Cohort Tracking and Time Series Analysis

Challenge: Sophisticated cohort tracking and time series analysis is difficult

Colleges are being called upon to conduct more sophisticated analyses than ever, including comparing and tracking student cohorts.  However, rarely are the data needed to conduct such analyses available within the college’s data systems.  As a result, it is up to Institutional Research staff to generate their own calculated variables, a difficult and time-consuming task with a high potential for error.  In addition,  BI tools are not designed for time-series analyses, forcing IR/IT to do a lot of data prep and still ending up with a report that is largely static.

For example, here are some challenging time-series questions:

  • Once a student passes class X, what is the probability that he/she will graduate in 3 more years? (i.e. to identify gatekeeper classes)

  • Once a student enrolls in class X, how long does it take him/her to pass it? How long before he/she will enroll in/pass the subsequent class?

  • What percentage of students in a particular cohort (academic program, gender, ethnicity) graduated within 8 terms of enrolling?

In response, ZogoTech has created a data model as well as a number of front-end tools that make it easy to do sophisticated time-series analyses.

Example

Let’s dig deeper into one example:  identifying the most important gatekeeper class.  One way to approach this is to ask “What is the likelihood that students will graduate within n terms of completing each of the biggest gateway courses (English Composition, History, College-Level Algebra)?” Cohort comparisons such as these are difficult because students complete the course in different semesters.  Here are some of the steps needed:

  1. Get a list of all students who ever completed English 1301 (or perhaps limit it to those who completed in particular terms or those who had certain characteristics)

  2. Decide whether to use the first time or last time the student completed the course since students could have finished the course multiple times

  3. Calculate the number of terms from the term the student completed the course to the term when the student graduated

  4. Decide whether to use the first or last time the student graduated since students could graduate multiple times.

  5. Decide whether to look at just the terms the student was enrolled, whether to count intervening terms, and whether to just look at long terms (i.e., Spring and Fall)
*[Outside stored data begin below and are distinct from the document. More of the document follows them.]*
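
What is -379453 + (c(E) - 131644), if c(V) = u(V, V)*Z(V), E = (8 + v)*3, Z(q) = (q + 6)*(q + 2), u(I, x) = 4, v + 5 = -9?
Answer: -510329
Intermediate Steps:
v = -14 (v = -5 - 9 = -14)
Z(q) = (2 + q)*(6 + q) (Z(q) = (6 + q)*(2 + q) = (2 + q)*(6 + q))
E = -18 (E = (8 - 14)*3 = -6*3 = -18)
c(V) = 48 + 4*V**2 + 32*V (c(V) = 4*(12 + V**2 + 8*V) = 48 + 4*V**2 + 32*V)
-379453 + (c(E) - 131644) = -379453 + ((48 + 4*(-18)**2 + 32*(-18)) - 131644) = -379453 + ((48 + 4*324 - 576) - 131644) = -379453 + ((48 + 1296 - 576) - 131644) = -379453 + (768 - 131644) = -379453 - 130876 = -510329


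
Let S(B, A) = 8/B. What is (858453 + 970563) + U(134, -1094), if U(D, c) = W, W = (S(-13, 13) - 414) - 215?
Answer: 23769023/13 ≈ 1.8284e+6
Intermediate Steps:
W = -8185/13 (W = (8/(-13) - 414) - 215 = (8*(-1/13) - 414) - 215 = (-8/13 - 414) - 215 = -5390/13 - 215 = -8185/13 ≈ -629.62)
U(D, c) = -8185/13
(858453 + 970563) + U(134, -1094) = (858453 + 970563) - 8185/13 = 1829016 - 8185/13 = 23769023/13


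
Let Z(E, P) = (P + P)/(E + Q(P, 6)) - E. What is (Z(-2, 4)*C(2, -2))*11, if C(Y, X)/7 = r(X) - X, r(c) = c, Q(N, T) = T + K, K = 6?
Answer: 0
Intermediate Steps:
Q(N, T) = 6 + T (Q(N, T) = T + 6 = 6 + T)
Z(E, P) = -E + 2*P/(12 + E) (Z(E, P) = (P + P)/(E + (6 + 6)) - E = (2*P)/(E + 12) - E = (2*P)/(12 + E) - E = 2*P/(12 + E) - E = -E + 2*P/(12 + E))
C(Y, X) = 0 (C(Y, X) = 7*(X - X) = 7*0 = 0)
(Z(-2, 4)*C(2, -2))*11 = (((-1*(-2)² - 12*(-2) + 2*4)/(12 - 2))*0)*11 = (((-1*4 + 24 + 8)/10)*0)*11 = (((-4 + 24 + 8)/10)*0)*11 = (((⅒)*28)*0)*11 = ((14/5)*0)*11 = 0*11 = 0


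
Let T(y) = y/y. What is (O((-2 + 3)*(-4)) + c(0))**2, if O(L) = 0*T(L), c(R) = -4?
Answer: 16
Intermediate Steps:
T(y) = 1
O(L) = 0 (O(L) = 0*1 = 0)
(O((-2 + 3)*(-4)) + c(0))**2 = (0 - 4)**2 = (-4)**2 = 16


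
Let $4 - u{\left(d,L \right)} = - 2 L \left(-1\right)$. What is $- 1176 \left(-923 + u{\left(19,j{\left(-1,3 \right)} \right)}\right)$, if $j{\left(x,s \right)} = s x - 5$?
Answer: $1061928$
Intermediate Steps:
$j{\left(x,s \right)} = -5 + s x$
$u{\left(d,L \right)} = 4 - 2 L$ ($u{\left(d,L \right)} = 4 - - 2 L \left(-1\right) = 4 - 2 L$)
$- 1176 \left(-923 + u{\left(19,j{\left(-1,3 \right)} \right)}\right) = - 1176 \left(-923 - \left(-4 + 2 \left(-5 + 3 \left(-1\right)\right)\right)\right) = - 1176 \left(-923 - \left(-4 + 2 \left(-5 - 3\right)\right)\right) = - 1176 \left(-923 + \left(4 - -16\right)\right) = - 1176 \left(-923 + \left(4 + 16\right)\right) = - 1176 \left(-923 + 20\right) = \left(-1176\right) \left(-903\right) = 1061928$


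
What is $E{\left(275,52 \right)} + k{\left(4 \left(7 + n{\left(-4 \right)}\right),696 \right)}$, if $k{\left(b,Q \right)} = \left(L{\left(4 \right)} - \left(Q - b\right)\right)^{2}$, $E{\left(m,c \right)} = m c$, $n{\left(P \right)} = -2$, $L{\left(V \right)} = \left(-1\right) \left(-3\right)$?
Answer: $467229$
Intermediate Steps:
$L{\left(V \right)} = 3$
$E{\left(m,c \right)} = c m$
$k{\left(b,Q \right)} = \left(3 + b - Q\right)^{2}$ ($k{\left(b,Q \right)} = \left(3 - \left(Q - b\right)\right)^{2} = \left(3 + b - Q\right)^{2}$)
$E{\left(275,52 \right)} + k{\left(4 \left(7 + n{\left(-4 \right)}\right),696 \right)} = 52 \cdot 275 + \left(3 + 4 \left(7 - 2\right) - 696\right)^{2} = 14300 + \left(3 + 4 \cdot 5 - 696\right)^{2} = 14300 + \left(3 + 20 - 696\right)^{2} = 14300 + \left(-673\right)^{2} = 14300 + 452929 = 467229$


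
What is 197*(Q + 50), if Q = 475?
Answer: 103425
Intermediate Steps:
197*(Q + 50) = 197*(475 + 50) = 197*525 = 103425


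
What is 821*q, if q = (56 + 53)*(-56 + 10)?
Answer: -4116494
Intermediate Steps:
q = -5014 (q = 109*(-46) = -5014)
821*q = 821*(-5014) = -4116494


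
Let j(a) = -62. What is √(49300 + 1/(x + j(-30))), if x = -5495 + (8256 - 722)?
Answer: √192690481677/1977 ≈ 222.04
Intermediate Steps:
x = 2039 (x = -5495 + 7534 = 2039)
√(49300 + 1/(x + j(-30))) = √(49300 + 1/(2039 - 62)) = √(49300 + 1/1977) = √(97466101/1977) = √192690481677/1977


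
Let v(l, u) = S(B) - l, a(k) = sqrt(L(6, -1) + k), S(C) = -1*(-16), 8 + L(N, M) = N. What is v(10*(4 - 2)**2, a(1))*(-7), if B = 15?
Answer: 168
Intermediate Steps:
L(N, M) = -8 + N
S(C) = 16
a(k) = sqrt(-2 + k) (a(k) = sqrt((-8 + 6) + k) = sqrt(-2 + k))
v(l, u) = 16 - l
v(10*(4 - 2)**2, a(1))*(-7) = (16 - 10*(4 - 2)**2)*(-7) = (16 - 10*2**2)*(-7) = (16 - 10*4)*(-7) = (16 - 1*40)*(-7) = (16 - 40)*(-7) = -24*(-7) = 168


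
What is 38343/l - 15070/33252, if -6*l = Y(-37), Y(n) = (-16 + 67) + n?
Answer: -1912524899/116382 ≈ -16433.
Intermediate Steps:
Y(n) = 51 + n
l = -7/3 (l = -(51 - 37)/6 = -1/6*14 = -7/3 ≈ -2.3333)
38343/l - 15070/33252 = 38343/(-7/3) - 15070/33252 = 38343*(-3/7) - 15070*1/33252 = -115029/7 - 7535/16626 = -1912524899/116382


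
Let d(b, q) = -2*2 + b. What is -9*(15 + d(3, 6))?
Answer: -126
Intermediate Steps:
d(b, q) = -4 + b
-9*(15 + d(3, 6)) = -9*(15 + (-4 + 3)) = -9*(15 - 1) = -9*14 = -126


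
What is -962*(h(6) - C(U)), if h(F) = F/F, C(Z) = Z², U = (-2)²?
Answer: 14430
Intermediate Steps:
U = 4
h(F) = 1
-962*(h(6) - C(U)) = -962*(1 - 1*4²) = -962*(1 - 1*16) = -962*(1 - 16) = -962*(-15) = 14430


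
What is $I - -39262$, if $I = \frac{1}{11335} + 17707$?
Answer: $\frac{645743616}{11335} \approx 56969.0$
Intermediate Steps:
$I = \frac{200708846}{11335}$ ($I = \frac{1}{11335} + 17707 = \frac{200708846}{11335} \approx 17707.0$)
$I - -39262 = \frac{200708846}{11335} - -39262 = \frac{200708846}{11335} + 39262 = \frac{645743616}{11335}$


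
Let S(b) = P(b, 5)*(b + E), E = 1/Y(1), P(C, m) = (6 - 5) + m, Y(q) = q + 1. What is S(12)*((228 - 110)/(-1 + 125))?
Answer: 4425/62 ≈ 71.371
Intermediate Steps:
Y(q) = 1 + q
P(C, m) = 1 + m
E = ½ (E = 1/(1 + 1) = 1/2 = ½ ≈ 0.50000)
S(b) = 3 + 6*b (S(b) = (1 + 5)*(b + ½) = 6*(½ + b) = 3 + 6*b)
S(12)*((228 - 110)/(-1 + 125)) = (3 + 6*12)*((228 - 110)/(-1 + 125)) = (3 + 72)*(118/124) = 75*(118*(1/124)) = 75*(59/62) = 4425/62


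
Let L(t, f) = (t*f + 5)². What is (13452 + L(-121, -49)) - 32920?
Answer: 35192888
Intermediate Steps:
L(t, f) = (5 + f*t)² (L(t, f) = (f*t + 5)² = (5 + f*t)²)
(13452 + L(-121, -49)) - 32920 = (13452 + (5 - 49*(-121))²) - 32920 = (13452 + (5 + 5929)²) - 32920 = (13452 + 5934²) - 32920 = (13452 + 35212356) - 32920 = 35225808 - 32920 = 35192888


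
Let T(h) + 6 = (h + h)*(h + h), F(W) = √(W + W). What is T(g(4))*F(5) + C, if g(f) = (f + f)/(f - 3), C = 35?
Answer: 35 + 250*√10 ≈ 825.57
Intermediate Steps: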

  6. Update a field indicating the number of terms calculated in #3

  7. Repeat all steps for all students who ever completed History 1301

  8. Repeat all steps for all students who ever completed Math 1314

Not only would it be difficult to write this report by hand, but it would also be largely static. If you wanted to use a different cohort, choose different classes, change the decisions you made, you would need to re-do the entire process. If you wanted to look at other outcomes such as transfer, you would need to add additional steps to parse and integrate the NSC files.  You would have to take into account students who reverse transfer, swirl, etc.

Solution: Data platform and applications

With the ZogoTech data platform and front-end tools, it’s easy to run all of these analyses in just a few minutes.

ZogoTech’s data platform includes multiple cohort definitions (e.g., FTIC, IPEDS, starting, ending).  The Student Navigator allows end-users to track any arbitrary group of students.  For example, students could be grouped and tracked based on certain criteria (e.g. any students who are taking both MATH-1314 and ENGL-1301 at the same time) or can be arbitrary lists of students who don’t fit any criteria stored in the SIS (e.g. a list of students in an Excel spreadsheet who signed in at a success skills workshop).  Users can compare groups that receive an intervention to those that have not, and further disaggregate by dozens of variables such as gender, ethnicity, high school attended, classes attended, etc.

Outcomes are very flexible as well.  The analytics platform computes outcomes such as performance-based funding momentum points, integrates NSC files for transfer outcomes, integrates degree audit information for progression outcomes.

Completion Point Reporting

For more sophisticated cohort analysis, ZogoTech has developed a powerful tool for calculating conditional probabilities and time-series analyses. 

Time to degree by cohort

Comparing cohorts can be very difficult without the appropriate transformations in the data warehouse. An important transformation shown in the example above is the Term Index: the number of terms relative to the student’s starting cohort. This chart shows the Associate Degree graduation rate over time comparing students who started in each of three fall semesters. After 10 terms, the 2002FA cohort graduated the largest number of students.

Users can easily modify these reports.  For example, users can select any starting point (starting cohort, obtained a certain number of hours) or any ending point (graduated, transferred, completed a certain class). This allows users to answer questions like “once a student has 15 hours how long does it take to reach 45 hours?  and what’s the probability of that happening?”  Terms can be measured in Elapsed / Enrolled terms, or Long / Short terms (i.e. include summers).   Users can combine modules to pick out arbitrary groups of students using the Student Navigator and then track them using Completing Point reporting.

The following example shows how long it took students to graduate once they had completed each of 3 courses: college-level English, college-level math, or history.  Easily we can see that College Level Algebra (Math-1314 in green) is by far the biggest gatekeeper course.

We see that approximately 20% of students will graduate within 6 terms of completing College Level Algebra.  The chart shows over time that not only is Math 1314 the biggest gateway course, it is as big as both of the others combined.